Nutritional value of red meat

Today someone asked me ‘what is the nutritional value of red meat’ (in a person’s diet).  Good question!  Unprocessed red meat includes a number of elements vital for human health. Nutrition and human health is an incredibly complicated field; research results often throw up conflicting views, some of which are later discredited. Above all – there is still so much we don’t know. However here’s a few of the immutable facts:

  • Iron – essential for healthy blood, so oxygen can be moved around the body efficiently by the red blood cells.
  • Zinc – vital for maintenance of strong bones and helps keep the immune system strong.

Red meat is one of the best sources of iron and zinc in the average Australian’s diet. Many Australian women are iron deficient, which leads to tiredness and anaemia (amongst other things). The National Health and Medical Research Council (NHMRC) currently recommends girls and women increase the amount of  red meat included in their diet on a weekly basis as the average female Australian’s diet is deficient.

  • Omega-3s fatty acids (grassfed livestock, particularly) – brain function; anti-inflammatory etc
  • Protein – for body structure (muscles, etc)
  • B group vitamins (niacin, riboflavin, vitamin B6) and phosphorus – essential for metabolism (converting food into energy)
  • Vitamin B12 – essential for good brain and nervous system health.  Last month I met a former vegan who explained why they now eat meat. They developed severe memory issues, sought medical advice, and discovered a rare, extreme Vitamin B12 deficiency which was having a devastating impact on their brain. Fortunately medical treatment brought about recovery. She explained that most people have no idea just how vital Vitamin B12 is for human brain health.  I didn’t know either until I was told what a severe deficiency causes, by someone who has experienced it; and I didn’t know red meat was such an important dietary source.

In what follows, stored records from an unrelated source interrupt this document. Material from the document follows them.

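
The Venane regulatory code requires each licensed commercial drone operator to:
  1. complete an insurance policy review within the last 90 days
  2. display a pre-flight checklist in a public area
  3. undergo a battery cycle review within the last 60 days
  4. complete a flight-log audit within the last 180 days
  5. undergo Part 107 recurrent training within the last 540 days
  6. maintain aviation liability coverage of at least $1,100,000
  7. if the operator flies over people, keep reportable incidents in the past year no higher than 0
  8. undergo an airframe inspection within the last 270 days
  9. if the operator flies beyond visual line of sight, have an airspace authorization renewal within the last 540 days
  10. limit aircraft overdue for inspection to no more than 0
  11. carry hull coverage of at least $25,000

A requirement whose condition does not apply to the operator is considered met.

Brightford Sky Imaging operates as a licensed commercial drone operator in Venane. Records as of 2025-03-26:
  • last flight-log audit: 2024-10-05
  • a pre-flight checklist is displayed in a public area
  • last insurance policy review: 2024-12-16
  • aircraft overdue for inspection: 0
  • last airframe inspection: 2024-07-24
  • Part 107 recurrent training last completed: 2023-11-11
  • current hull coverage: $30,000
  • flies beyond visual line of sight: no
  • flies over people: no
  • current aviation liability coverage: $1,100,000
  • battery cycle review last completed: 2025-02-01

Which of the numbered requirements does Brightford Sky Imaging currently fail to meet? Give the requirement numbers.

1

1. insurance policy review 100 days ago vs limit 90 → not met
2. pre-flight checklist present → met
3. battery cycle review 53 days ago vs limit 60 → met
4. flight-log audit 172 days ago vs limit 180 → met
5. Part 107 recurrent training 501 days ago vs limit 540 → met
6. aviation liability coverage $1,100,000 ≥ $1,100,000 → met
7. condition 'flies over people' does not hold → requirement n/a → met
8. airframe inspection 245 days ago vs limit 270 → met
9. condition 'flies beyond visual line of sight' does not hold → requirement n/a → met
10. aircraft overdue for inspection 0 ≤ 0 → met
11. hull coverage $30,000 ≥ $25,000 → met
Not met: 1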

No single food item has a monopoly on any particular nutrient. So yes, all of the above-mentioned nutrients can be obtained from non-meat sources. However, it does take a lot more care and attention to ensure adequate intake of sufficient amounts of the above nutrients, if meat is not eaten. In addition, some nutrients contained in red meat are in a specific form that is better absorbed by the human body, than the form in which they are present in other food sources.  For example iron in red meat, which is much more readily absorbed by the body than iron in plants.

The easiest way to ensure the healthiest diet, long-term, is to eat moderate amounts from as wide a range of unprocessed foods as possible. Including lean meat on the daily menu can help keep excess weight off too. This is because meat takes longer to digest than other foods, so it staves off hunger pangs, making it easier to resist the urge to snack on rubbish tucker between meals.

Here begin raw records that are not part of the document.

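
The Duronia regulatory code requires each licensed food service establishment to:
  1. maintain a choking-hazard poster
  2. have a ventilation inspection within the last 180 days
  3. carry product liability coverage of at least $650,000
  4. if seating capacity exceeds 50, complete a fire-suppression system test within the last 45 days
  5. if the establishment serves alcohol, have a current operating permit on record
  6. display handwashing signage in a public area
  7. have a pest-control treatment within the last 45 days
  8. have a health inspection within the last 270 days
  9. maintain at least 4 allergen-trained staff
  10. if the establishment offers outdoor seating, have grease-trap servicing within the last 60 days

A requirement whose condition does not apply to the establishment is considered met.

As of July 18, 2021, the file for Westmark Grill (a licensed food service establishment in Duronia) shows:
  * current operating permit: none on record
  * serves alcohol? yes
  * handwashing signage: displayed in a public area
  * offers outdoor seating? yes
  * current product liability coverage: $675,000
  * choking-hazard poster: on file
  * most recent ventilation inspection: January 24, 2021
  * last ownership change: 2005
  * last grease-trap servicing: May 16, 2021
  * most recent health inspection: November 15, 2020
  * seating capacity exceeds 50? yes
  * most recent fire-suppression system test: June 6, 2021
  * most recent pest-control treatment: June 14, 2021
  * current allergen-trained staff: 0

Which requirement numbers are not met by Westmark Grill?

5, 9, 10

1. choking-hazard poster present → met
2. ventilation inspection 175 days ago vs limit 180 → met
3. product liability coverage $675,000 ≥ $650,000 → met
4. condition 'seating capacity exceeds 50' holds; fire-suppression system test 42 days ago vs limit 45 → met
5. condition 'serves alcohol' holds; current operating permit absent → not met
6. handwashing signage present → met
7. pest-control treatment 34 days ago vs limit 45 → met
8. health inspection 245 days ago vs limit 270 → met
9. allergen-trained staff 0 < 4 → not met
10. condition 'offers outdoor seating' holds; grease-trap servicing 63 days ago vs limit 60 → not met
Not met: 5, 9, 10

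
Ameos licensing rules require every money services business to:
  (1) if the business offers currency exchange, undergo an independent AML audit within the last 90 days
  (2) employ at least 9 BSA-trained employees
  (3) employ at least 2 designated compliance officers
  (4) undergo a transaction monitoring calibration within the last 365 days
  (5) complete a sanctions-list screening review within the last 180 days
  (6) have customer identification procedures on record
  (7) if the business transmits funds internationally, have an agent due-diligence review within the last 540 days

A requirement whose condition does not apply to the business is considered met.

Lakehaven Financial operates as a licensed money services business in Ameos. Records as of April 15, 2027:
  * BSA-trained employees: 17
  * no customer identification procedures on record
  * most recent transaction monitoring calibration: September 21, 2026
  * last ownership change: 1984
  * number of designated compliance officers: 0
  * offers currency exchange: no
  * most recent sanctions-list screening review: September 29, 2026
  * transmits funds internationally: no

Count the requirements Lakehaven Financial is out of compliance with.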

Another side benefit: by eating from as wide a range of food sources as possible, you will be spreading the effect your existence has on the planet. People who do not eat meat are putting more pressure on monoculture crop growing systems, which are devoid of native plants and animals (as distinct from grassfed livestock production systems, where native animals co-exist in harmony with domestic livestock).

If you are concerned about native plant and animal preservation, soil and water quality, sustainable food production and/or animal welfare – the best thing to do is ensure you’re buying produce grown in the most sustainable and humane way possible. One of the best ways to do this is to ensure you’re buying Australian-grown produce, because environmental, health and animal welfare laws are much stricter here than most other countries.  If you’re in a larger town or city, the luxury of farmer’s markets are a good option, because you can talk to food producers directly.  Not everyone has this option however – so the bottom line is – read labels carefully.